Previously an oasis for contraband, the Sinai's face has changed. Large quantities of munitions have been pouring in, and Global Jihad militants have found it to be an auspicious ground on which to operate. The area has also seen religious radicalization among disenfranchised Bedouins. Moreover, the Egyptian authorities have demonstrated tenuous governance in the Peninsula, and even Israel had turned a blind eye over the years in light of the peace accord. A perilous area rife with threats has emerged, harboring terrorist cells that detonate explosive vests or shoot at Israeli cars en route to Eilat. It has become a place for firing rockets, kidnapping attempts and incursions into Israeli towns. And the list goes on and on.

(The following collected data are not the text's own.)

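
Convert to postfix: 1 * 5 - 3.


Left to right (same or higher precedence on left)
Postfix: 1 5 * 3 -


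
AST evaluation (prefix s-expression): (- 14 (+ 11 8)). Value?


Evaluate inner: (+ 11 8) = 19
Evaluate root: (- 14 19) = -5
Result: -5


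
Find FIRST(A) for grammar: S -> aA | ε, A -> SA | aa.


Per alternative of A: FIRST(SA) = {a}; FIRST(aa) = {a}
FIRST(A) = {a}


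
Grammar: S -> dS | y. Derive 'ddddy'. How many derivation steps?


Derivation: S => dS => ddS => dddS => ddddS => ddddy
Steps: 5


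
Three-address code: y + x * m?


Break into single-operator statements:
t1 = x * m
t2 = y + t1


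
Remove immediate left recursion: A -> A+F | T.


Left-recursive alternatives: A+F; non-recursive: T
Introduce A': A -> TA', A' -> +FA' | ε


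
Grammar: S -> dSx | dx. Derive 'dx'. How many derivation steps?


Derivation: S => dx
Steps: 1


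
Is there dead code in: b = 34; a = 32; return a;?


b is assigned but never read
Dead: 'b = 34'


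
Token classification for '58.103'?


Pattern: digits with a decimal point
Type: FLOAT_LITERAL


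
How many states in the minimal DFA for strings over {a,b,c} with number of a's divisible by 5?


Track (count of a) mod 5: states 0..4, accept at 0
Minimal DFA: 5 states


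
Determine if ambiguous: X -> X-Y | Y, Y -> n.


precedence layered via separate nonterminal Y: deterministic
Unambiguous


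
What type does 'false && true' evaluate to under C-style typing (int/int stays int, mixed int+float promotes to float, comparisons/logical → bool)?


Operand types: bool && bool
Rule: logical operators take bool operands and yield bool
Result type: bool


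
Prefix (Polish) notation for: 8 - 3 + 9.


left-to-right (same/higher precedence on left): tree is (+ (- 8 3) 9)
Prefix: + - 8 3 9


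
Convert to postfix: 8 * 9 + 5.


Left to right (same or higher precedence on left)
Postfix: 8 9 * 5 +


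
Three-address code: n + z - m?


Break into single-operator statements:
t1 = n + z
t2 = t1 - m


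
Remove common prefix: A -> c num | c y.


Common prefix: 'c'
Factored: A -> c A', A' -> num | y


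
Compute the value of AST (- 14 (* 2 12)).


Evaluate inner: (* 2 12) = 24
Evaluate root: (- 14 24) = -10
Result: -10


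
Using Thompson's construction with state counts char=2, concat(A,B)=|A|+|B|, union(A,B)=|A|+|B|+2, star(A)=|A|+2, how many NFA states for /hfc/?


Syntax tree has 3 char leaf(s), 0 union(s), 0 star(s)
chars contribute 3×2 = 6; each union adds +2; each star adds +2
Total: 6 + 0 + 0 = 6 states


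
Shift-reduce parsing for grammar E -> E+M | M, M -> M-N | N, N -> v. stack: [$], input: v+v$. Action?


no handle on stack; shift 'v'
Action: shift


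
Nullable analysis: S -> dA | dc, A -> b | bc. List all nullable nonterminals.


A nonterminal is nullable iff some alternative derives ε (directly, or every symbol in it is nullable)
Nullable: {}


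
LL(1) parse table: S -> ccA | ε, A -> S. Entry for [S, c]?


For [S, c]: 'c' ∈ FIRST(ccA)
Entry: S -> ccA


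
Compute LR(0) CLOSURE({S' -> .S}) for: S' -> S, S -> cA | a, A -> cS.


Start: S' -> .S
For each item with dot before a nonterminal B, add B -> .γ for every B-production
Closure: [S' -> .S, S -> .cA, S -> .a]


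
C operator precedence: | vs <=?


'<=' is relational (level 7); '|' is bitwise OR (level 3)
Higher level binds tighter
'<=' has higher precedence than '|'


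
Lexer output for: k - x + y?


Scan left to right, longest-match per lexeme
Tokens: ID(k), OP(-), ID(x), OP(+), ID(y)


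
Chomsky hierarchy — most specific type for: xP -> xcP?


LHS has context (more than one symbol) and |LHS| ≤ |RHS|
Classification: Type 1 (Context-Sensitive)


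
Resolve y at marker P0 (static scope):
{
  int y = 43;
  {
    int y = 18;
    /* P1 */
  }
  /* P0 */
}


y declared in the same block as P0
y = 43


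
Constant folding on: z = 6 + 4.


6 + 4 = 10 at compile time
Optimized: z = 10


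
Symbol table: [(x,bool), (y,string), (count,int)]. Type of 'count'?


Lookup 'count' → type int


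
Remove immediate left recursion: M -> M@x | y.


Left-recursive alternatives: M@x; non-recursive: y
Introduce M': M -> yM', M' -> @xM' | ε


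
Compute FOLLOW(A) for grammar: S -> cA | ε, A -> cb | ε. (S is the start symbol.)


$ ∈ FOLLOW(S). For each A -> αBβ: add FIRST(β)\{ε} to FOLLOW(B); if β nullable, add FOLLOW(A).
FOLLOW(A) = {$}


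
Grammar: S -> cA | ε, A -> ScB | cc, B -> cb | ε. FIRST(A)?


Per alternative of A: FIRST(ScB) = {c}; FIRST(cc) = {c}
FIRST(A) = {c}


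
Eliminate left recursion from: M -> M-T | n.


Left-recursive alternatives: M-T; non-recursive: n
Introduce M': M -> nM', M' -> -TM' | ε


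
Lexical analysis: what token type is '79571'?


Pattern: digits only
Type: INTEGER_LITERAL


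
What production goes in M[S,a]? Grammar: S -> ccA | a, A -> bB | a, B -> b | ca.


For [S, a]: 'a' ∈ FIRST(a)
Entry: S -> a


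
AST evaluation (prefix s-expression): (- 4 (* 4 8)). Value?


Evaluate inner: (* 4 8) = 32
Evaluate root: (- 4 32) = -28
Result: -28


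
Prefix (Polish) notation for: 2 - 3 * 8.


'*' binds tighter: tree is (- 2 (* 3 8))
Prefix: - 2 * 3 8


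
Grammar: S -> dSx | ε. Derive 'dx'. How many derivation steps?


Derivation: S => dSx => dx
Steps: 2


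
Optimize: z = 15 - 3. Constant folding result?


15 - 3 = 12 at compile time
Optimized: z = 12


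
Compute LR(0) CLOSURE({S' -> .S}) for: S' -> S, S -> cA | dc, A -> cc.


Start: S' -> .S
For each item with dot before a nonterminal B, add B -> .γ for every B-production
Closure: [S' -> .S, S -> .cA, S -> .dc]


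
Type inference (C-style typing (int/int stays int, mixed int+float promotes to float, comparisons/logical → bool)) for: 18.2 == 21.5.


Operand types: float == float
Rule: comparison yields bool
Result type: bool


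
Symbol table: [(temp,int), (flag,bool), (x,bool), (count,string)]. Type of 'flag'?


Lookup 'flag' → type bool


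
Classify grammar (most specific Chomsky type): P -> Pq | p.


Left-linear: every RHS is a terminal or one nonterminal followed by a terminal
Classification: Type 3 (Regular)


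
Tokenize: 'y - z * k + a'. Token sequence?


Scan left to right, longest-match per lexeme
Tokens: ID(y), OP(-), ID(z), OP(*), ID(k), OP(+), ID(a)


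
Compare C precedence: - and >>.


'-' is additive (level 9); '>>' is shift (level 8)
Higher level binds tighter
'-' has higher precedence than '>>'


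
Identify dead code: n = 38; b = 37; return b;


n is assigned but never read
Dead: 'n = 38'


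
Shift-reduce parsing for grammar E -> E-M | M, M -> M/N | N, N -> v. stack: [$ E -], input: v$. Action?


no handle ('E-' is not any RHS); shift 'v'
Action: shift


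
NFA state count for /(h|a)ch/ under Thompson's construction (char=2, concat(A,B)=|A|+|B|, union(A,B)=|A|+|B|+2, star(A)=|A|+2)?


Syntax tree has 4 char leaf(s), 1 union(s), 0 star(s)
chars contribute 4×2 = 8; each union adds +2; each star adds +2
Total: 8 + 2 + 0 = 10 states


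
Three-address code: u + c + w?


Break into single-operator statements:
t1 = u + c
t2 = t1 + w


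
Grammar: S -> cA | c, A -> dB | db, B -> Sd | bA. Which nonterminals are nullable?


A nonterminal is nullable iff some alternative derives ε (directly, or every symbol in it is nullable)
Nullable: {}


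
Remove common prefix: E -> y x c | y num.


Common prefix: 'y'
Factored: E -> y E', E' -> x c | num


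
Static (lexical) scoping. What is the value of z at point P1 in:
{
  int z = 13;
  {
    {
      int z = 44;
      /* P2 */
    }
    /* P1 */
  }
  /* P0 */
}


P1's block does not declare z; resolves to the enclosing declaration at depth 0
z = 13


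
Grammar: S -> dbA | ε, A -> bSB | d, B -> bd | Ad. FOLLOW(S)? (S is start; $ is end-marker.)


$ ∈ FOLLOW(S). For each A -> αBβ: add FIRST(β)\{ε} to FOLLOW(B); if β nullable, add FOLLOW(A).
FOLLOW(S) = {$, b, d}


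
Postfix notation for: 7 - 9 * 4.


* has higher precedence, evaluate 9*4 first
Postfix: 7 9 4 * -


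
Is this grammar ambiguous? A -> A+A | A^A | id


'id+id^id' has two parse trees (no precedence encoded between + and ^)
Ambiguous


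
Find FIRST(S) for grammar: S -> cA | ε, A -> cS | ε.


Per alternative of S: FIRST(cA) = {c}; FIRST(ε) = {ε}
FIRST(S) = {c, ε}


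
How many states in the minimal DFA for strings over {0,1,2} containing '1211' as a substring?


KMP-style automaton: 4 progress states + 1 absorbing accept = 5
Minimal DFA: 5 states


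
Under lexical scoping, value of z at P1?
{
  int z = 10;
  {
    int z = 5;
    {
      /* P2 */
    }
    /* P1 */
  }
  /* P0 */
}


z declared in the same block as P1
z = 5


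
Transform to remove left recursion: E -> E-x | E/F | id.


Left-recursive alternatives: E-x, E/F; non-recursive: id
Introduce E': E -> idE', E' -> -xE' | /FE' | ε


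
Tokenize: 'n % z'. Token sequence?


Scan left to right, longest-match per lexeme
Tokens: ID(n), OP(%), ID(z)


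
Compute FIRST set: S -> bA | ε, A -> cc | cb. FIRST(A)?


Per alternative of A: FIRST(cc) = {c}; FIRST(cb) = {c}
FIRST(A) = {c}


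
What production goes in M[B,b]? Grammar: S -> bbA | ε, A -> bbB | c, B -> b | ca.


For [B, b]: 'b' ∈ FIRST(b)
Entry: B -> b


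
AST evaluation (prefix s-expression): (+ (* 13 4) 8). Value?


Evaluate inner: (* 13 4) = 52
Evaluate root: (+ 52 8) = 60
Result: 60


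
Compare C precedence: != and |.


'!=' is equality (level 6); '|' is bitwise OR (level 3)
Higher level binds tighter
'!=' has higher precedence than '|'


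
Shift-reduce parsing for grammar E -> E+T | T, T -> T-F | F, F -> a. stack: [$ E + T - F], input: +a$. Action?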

Israel, albeit a tad late, has come to the realization that the once-slumberous sector has woken up. There is no longer any room for complacency. The 200-kilometer fence that is under construction is only what meets the eye. Behind the scenes, however, the IDF has changed its modus operandi, giving it no less attention and measures than large sectors of the northern border. Overseeing that southern theater, Division Edom has undergone the most significant upgrade since its establishment in the late 1980s. However, the answer to “what is different about the 2012 model?” has a second part. Given that this is a shared border with a country with which we have a peace accord, it is in Israel’s paramount strategic interest to uphold the agreement. Consequently, this compels the defense establishment to operate very gingerly along the border, without any possibility of crossing it. It is hard to fire across the border, gather intelligence and react. No one will give an order to a tank or a helicopter-gunship to open fire at the Egyptians.
This sticky wicket has another variable, which was recently alluded to by Chief of Staff Lieutenant-General Benny Gantz. It may hold a certain solution. One of the Sinai’s most salient features is that not only terrorism has grown in it. Among other things, it provides an ideal location for those who want to engage covertly in terror operations, mainly for fear of Israeli retaliation. The military calls it operating under the radar. They shoot, flee and disappear. The terrorists know that it is hard to track them down, and that Israel will not be quick to react. In between the lines of his address, Lieutenant-General Gantz intimated that that equation might change, and that those in Jabalia or Rafah after firing rockets at Eilat should be on tenterhooks.